Despite their common involvement in memory, the human cortex and subcortex display a distinct collection of gene signatures. The work recently published in eNeuro increases our understanding of how the brain creates memories and identifies potential genes for further investigation.
While scientists have extensively explored the anatomy and function of memory, its biological basis remains a mystery. Tan et al. analyzed the distribution of gene expression across brain regions linked with memory in humans to identify gene signatures of memory. To do so, the research team examined data from the Allen Human Brain Atlas, containing expression data for ~24,000 genes, in memory areas defined by a neuroimaging database.
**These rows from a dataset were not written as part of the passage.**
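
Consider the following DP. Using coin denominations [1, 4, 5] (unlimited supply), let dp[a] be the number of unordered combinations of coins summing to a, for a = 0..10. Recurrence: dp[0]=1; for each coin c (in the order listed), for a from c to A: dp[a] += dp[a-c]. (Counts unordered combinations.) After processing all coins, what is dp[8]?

after  coin     0     1     2     3     4     5     6     7     8     9    10
          1     1     1     1     1     1     1     1     1     1     1     1
          4     1     1     1     1     2     2     2     2     3     3     3
          5     1     1     1     1     2     3     3     3     4     5     6

4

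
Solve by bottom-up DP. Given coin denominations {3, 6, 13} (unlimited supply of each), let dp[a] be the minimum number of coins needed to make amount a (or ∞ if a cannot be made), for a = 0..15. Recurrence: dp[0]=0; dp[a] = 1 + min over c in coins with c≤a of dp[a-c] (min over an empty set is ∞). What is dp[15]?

 a  0  1  2  3  4  5  6  7  8  9 10 11 12 13 14 15
dp  0  -  -  1  -  -  1  -  -  2  -  -  2  1  -  3
(- denotes ∞ / unreachable)

3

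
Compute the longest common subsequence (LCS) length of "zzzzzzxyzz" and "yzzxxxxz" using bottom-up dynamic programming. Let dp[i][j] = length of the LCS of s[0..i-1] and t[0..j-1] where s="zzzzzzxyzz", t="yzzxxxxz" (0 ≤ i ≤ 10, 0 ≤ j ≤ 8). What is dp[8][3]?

2

   ''  y  z  z  x  x  x  x  z
''  0  0  0  0  0  0  0  0  0
 z  0  0  1  1  1  1  1  1  1
 z  0  0  1  2  2  2  2  2  2
 z  0  0  1  2  2  2  2  2  3
 z  0  0  1  2  2  2  2  2  3
 z  0  0  1  2  2  2  2  2  3
 z  0  0  1  2  2  2  2  2  3
 x  0  0  1  2  3  3  3  3  3
 y  0  1  1  2  3  3  3  3  3
 z  0  1  2  2  3  3  3  3  4
 z  0  1  2  3  3  3  3  3  4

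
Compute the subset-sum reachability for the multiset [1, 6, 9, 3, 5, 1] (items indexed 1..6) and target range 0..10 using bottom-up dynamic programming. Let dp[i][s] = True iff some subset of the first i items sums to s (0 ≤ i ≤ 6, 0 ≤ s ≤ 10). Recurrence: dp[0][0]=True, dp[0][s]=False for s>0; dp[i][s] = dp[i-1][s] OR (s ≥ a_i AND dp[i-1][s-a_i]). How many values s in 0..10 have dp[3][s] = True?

6

i\s   0   1   2   3   4   5   6   7   8   9  10
  0   T   F   F   F   F   F   F   F   F   F   F
  1   T   T   F   F   F   F   F   F   F   F   F
  2   T   T   F   F   F   F   T   T   F   F   F
  3   T   T   F   F   F   F   T   T   F   T   T
  4   T   T   F   T   T   F   T   T   F   T   T
  5   T   T   F   T   T   T   T   T   T   T   T
  6   T   T   T   T   T   T   T   T   T   T   T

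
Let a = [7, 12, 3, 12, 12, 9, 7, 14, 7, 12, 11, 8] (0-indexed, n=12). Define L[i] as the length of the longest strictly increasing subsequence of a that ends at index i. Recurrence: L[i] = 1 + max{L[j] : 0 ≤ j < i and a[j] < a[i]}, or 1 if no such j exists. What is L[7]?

   i    0    1    2    3    4    5    6    7    8    9   10   11
a[i]    7   12    3   12   12    9    7   14    7   12   11    8
L[i]    1    2    1    2    2    2    2    3    2    3    3    3

3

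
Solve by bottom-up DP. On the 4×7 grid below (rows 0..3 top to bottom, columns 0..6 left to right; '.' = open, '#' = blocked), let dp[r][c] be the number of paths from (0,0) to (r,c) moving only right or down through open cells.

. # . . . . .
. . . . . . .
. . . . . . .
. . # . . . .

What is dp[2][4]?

r\c   0   1   2   3   4   5   6
  0   1   0   0   0   0   0   0
  1   1   1   1   1   1   1   1
  2   1   2   3   4   5   6   7
  3   1   3   0   4   9  15  22

5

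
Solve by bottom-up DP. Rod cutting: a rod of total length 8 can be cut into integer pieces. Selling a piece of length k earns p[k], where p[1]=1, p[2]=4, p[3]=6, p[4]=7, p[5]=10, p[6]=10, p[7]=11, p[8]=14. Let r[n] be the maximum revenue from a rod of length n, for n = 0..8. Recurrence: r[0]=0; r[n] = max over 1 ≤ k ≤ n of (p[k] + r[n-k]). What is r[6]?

   n    0    1    2    3    4    5    6    7    8
r[n]    0    1    4    6    8   10   12   14   16

12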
The team distilled the gene expression into memory gene signatures using bioinformatics.
The analysis revealed a set of unique genes expressed in the cortical memory areas, containing the entorhinal cortex, and another set in the subcortex, including the hippocampus. Genes preferentially expressed in the cortex are involved in memory processes and immune signaling.
The subcortex expressed genes associated with generating new neurons and genes that give rise to non-neuronal brain cells.
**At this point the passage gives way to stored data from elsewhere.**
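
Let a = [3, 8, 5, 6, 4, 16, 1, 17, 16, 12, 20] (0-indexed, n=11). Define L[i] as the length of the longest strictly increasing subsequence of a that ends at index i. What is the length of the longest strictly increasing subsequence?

   i    0    1    2    3    4    5    6    7    8    9   10
a[i]    3    8    5    6    4   16    1   17   16   12   20
L[i]    1    2    2    3    2    4    1    5    4    4    6

6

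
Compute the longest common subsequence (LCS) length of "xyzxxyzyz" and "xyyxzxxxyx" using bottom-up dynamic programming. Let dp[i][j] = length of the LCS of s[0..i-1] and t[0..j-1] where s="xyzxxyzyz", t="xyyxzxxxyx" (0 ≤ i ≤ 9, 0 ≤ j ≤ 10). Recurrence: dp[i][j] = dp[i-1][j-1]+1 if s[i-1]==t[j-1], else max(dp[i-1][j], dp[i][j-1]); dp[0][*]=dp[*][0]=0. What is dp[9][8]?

   ''  x  y  y  x  z  x  x  x  y  x
''  0  0  0  0  0  0  0  0  0  0  0
 x  0  1  1  1  1  1  1  1  1  1  1
 y  0  1  2  2  2  2  2  2  2  2  2
 z  0  1  2  2  2  3  3  3  3  3  3
 x  0  1  2  2  3  3  4  4  4  4  4
 x  0  1  2  2  3  3  4  5  5  5  5
 y  0  1  2  3  3  3  4  5  5  6  6
 z  0  1  2  3  3  4  4  5  5  6  6
 y  0  1  2  3  3  4  4  5  5  6  6
 z  0  1  2  3  3  4  4  5  5  6  6

5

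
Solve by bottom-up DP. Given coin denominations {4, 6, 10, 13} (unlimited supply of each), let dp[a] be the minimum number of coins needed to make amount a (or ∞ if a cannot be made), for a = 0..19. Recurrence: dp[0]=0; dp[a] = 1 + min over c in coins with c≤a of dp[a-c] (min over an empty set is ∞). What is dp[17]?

 a  0  1  2  3  4  5  6  7  8  9 10 11 12 13 14 15 16 17 18 19
dp  0  -  -  -  1  -  1  -  2  -  1  -  2  1  2  -  2  2  3  2
(- denotes ∞ / unreachable)

2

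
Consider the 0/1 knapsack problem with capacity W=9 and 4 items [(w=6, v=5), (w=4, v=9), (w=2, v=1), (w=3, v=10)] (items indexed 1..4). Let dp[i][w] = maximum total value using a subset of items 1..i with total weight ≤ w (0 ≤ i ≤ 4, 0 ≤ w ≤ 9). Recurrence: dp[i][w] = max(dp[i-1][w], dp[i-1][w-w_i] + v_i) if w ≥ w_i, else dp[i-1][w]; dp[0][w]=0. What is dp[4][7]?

19

i\w   0   1   2   3   4   5   6   7   8   9
  0   0   0   0   0   0   0   0   0   0   0
  1   0   0   0   0   0   0   5   5   5   5
  2   0   0   0   0   9   9   9   9   9   9
  3   0   0   1   1   9   9  10  10  10  10
  4   0   0   1  10  10  11  11  19  19  20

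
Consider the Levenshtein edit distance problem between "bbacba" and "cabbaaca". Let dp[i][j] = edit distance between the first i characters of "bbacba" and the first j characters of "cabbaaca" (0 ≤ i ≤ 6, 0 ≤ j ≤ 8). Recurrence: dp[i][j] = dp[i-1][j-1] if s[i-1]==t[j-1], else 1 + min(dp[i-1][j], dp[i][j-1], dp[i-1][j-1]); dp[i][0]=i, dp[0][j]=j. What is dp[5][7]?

   ''  c  a  b  b  a  a  c  a
''  0  1  2  3  4  5  6  7  8
 b  1  1  2  2  3  4  5  6  7
 b  2  2  2  2  2  3  4  5  6
 a  3  3  2  3  3  2  3  4  5
 c  4  3  3  3  4  3  3  3  4
 b  5  4  4  3  3  4  4  4  4
 a  6  5  4  4  4  3  4  5  4

4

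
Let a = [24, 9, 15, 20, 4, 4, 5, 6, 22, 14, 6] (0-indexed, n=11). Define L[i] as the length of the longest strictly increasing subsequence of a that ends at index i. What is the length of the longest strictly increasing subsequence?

   i    0    1    2    3    4    5    6    7    8    9   10
a[i]   24    9   15   20    4    4    5    6   22   14    6
L[i]    1    1    2    3    1    1    2    3    4    4    3

4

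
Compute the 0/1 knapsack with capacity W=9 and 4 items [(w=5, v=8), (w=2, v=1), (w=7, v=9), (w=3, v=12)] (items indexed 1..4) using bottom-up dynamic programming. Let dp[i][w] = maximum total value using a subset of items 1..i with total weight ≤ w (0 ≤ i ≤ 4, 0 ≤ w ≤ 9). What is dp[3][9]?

10

i\w   0   1   2   3   4   5   6   7   8   9
  0   0   0   0   0   0   0   0   0   0   0
  1   0   0   0   0   0   8   8   8   8   8
  2   0   0   1   1   1   8   8   9   9   9
  3   0   0   1   1   1   8   8   9   9  10
  4   0   0   1  12  12  13  13  13  20  20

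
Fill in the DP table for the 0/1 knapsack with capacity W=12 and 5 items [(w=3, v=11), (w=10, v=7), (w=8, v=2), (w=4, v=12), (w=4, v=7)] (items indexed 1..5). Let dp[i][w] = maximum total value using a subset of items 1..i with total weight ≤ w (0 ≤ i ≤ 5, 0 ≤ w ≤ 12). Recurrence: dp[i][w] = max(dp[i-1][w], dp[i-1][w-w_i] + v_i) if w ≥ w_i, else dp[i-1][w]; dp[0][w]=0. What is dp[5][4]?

12

i\w   0   1   2   3   4   5   6   7   8   9  10  11  12
  0   0   0   0   0   0   0   0   0   0   0   0   0   0
  1   0   0   0  11  11  11  11  11  11  11  11  11  11
  2   0   0   0  11  11  11  11  11  11  11  11  11  11
  3   0   0   0  11  11  11  11  11  11  11  11  13  13
  4   0   0   0  11  12  12  12  23  23  23  23  23  23
  5   0   0   0  11  12  12  12  23  23  23  23  30  30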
Genes expressed in both areas are involved in mRNA production and the cellular changes needed for memory creation.
About this neuroscience research article
Source: SfN Media Contacts: Calli McMurray – SfN Image Source: The image is credited to Tan et al., eNeuro 2019.
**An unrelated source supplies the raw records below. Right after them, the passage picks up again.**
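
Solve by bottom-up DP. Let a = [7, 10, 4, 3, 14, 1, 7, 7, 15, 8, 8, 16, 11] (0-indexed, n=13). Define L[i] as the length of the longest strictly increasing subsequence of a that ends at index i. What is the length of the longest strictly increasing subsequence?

   i    0    1    2    3    4    5    6    7    8    9   10   11   12
a[i]    7   10    4    3   14    1    7    7   15    8    8   16   11
L[i]    1    2    1    1    3    1    2    2    4    3    3    5    4

5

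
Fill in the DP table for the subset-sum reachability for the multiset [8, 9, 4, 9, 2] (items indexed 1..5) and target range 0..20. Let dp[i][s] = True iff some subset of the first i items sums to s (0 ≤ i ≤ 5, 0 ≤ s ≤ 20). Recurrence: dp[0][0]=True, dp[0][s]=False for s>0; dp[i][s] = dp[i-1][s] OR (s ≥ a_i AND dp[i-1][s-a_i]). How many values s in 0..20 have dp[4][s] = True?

i\s   0   1   2   3   4   5   6   7   8   9  10  11  12  13  14  15  16  17  18  19  20
  0   T   F   F   F   F   F   F   F   F   F   F   F   F   F   F   F   F   F   F   F   F
  1   T   F   F   F   F   F   F   F   T   F   F   F   F   F   F   F   F   F   F   F   F
  2   T   F   F   F   F   F   F   F   T   T   F   F   F   F   F   F   F   T   F   F   F
  3   T   F   F   F   T   F   F   F   T   T   F   F   T   T   F   F   F   T   F   F   F
  4   T   F   F   F   T   F   F   F   T   T   F   F   T   T   F   F   F   T   T   F   F
  5   T   F   T   F   T   F   T   F   T   T   T   T   T   T   T   T   F   T   T   T   T

8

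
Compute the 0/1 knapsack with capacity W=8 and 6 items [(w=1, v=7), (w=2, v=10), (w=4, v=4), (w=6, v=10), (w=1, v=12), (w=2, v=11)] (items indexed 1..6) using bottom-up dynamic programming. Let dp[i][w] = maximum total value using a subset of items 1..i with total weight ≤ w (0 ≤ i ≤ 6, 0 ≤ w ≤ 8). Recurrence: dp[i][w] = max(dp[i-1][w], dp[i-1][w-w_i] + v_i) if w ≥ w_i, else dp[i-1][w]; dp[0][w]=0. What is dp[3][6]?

i\w   0   1   2   3   4   5   6   7   8
  0   0   0   0   0   0   0   0   0   0
  1   0   7   7   7   7   7   7   7   7
  2   0   7  10  17  17  17  17  17  17
  3   0   7  10  17  17  17  17  21  21
  4   0   7  10  17  17  17  17  21  21
  5   0  12  19  22  29  29  29  29  33
  6   0  12  19  23  30  33  40  40  40

17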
Distinct Genetic Signatures of Cortical and Subcortical Regions Associated With Human Memory
Despite the discovery of gene variants linked to memory performance, understanding the genetic basis of adult human memory remains a challenge. Here, we devised an unsupervised framework that relies on spatial correlations between human transcriptome data and functional neuroimaging maps to uncover the genetic signatures of memory in functionally-defined cortical and subcortical memory regions. Results were validated with animal literature and showed that our framework is highly effective in identifying memory-related processes and genes compared to a control cognitive function. Genes preferentially expressed in cortical memory regions are linked to memory-related processes such as immune and epigenetic regulation. Genes expressed in subcortical memory regions are associated with neurogenesis and glial cell differentiation. Genes expressed in both cortical and subcortical memory areas are involved in the regulation of transcription, synaptic plasticity and glutamate receptor signalling. Furthermore, distinct memory-associated genes such as PRKCD and CDK5 are linked to cortical and subcortical regions respectively. Thus, cortical and subcortical memory regions exhibit distinct genetic signatures that potentially reflect functional differences in health and disease, and nominates gene candidates for future experimental investigations.
The anatomical and functional aspects of human memory are well characterized, but its biological mechanisms are poorly understood. Here, to uncover genetic signatures associated with human memory function, we analyzed spatial correlations between micro-scale gene expression and macro-scale neuroimaging maps to derive memory-related biological processes and genes in an unsupervised manner. We found the gene signatures of cortical and subcortical memory to be largely distinct and are associated with memory. We identified less characterized memory-associated genes as well. Furthermore, our framework demonstrated effectiveness and precision in identifying gene signatures related to memory versus another function as a control. Overall, our work provides a human-centric approach to understanding the genetics of cognition, and identifies potential gene candidates for future experimental investigations.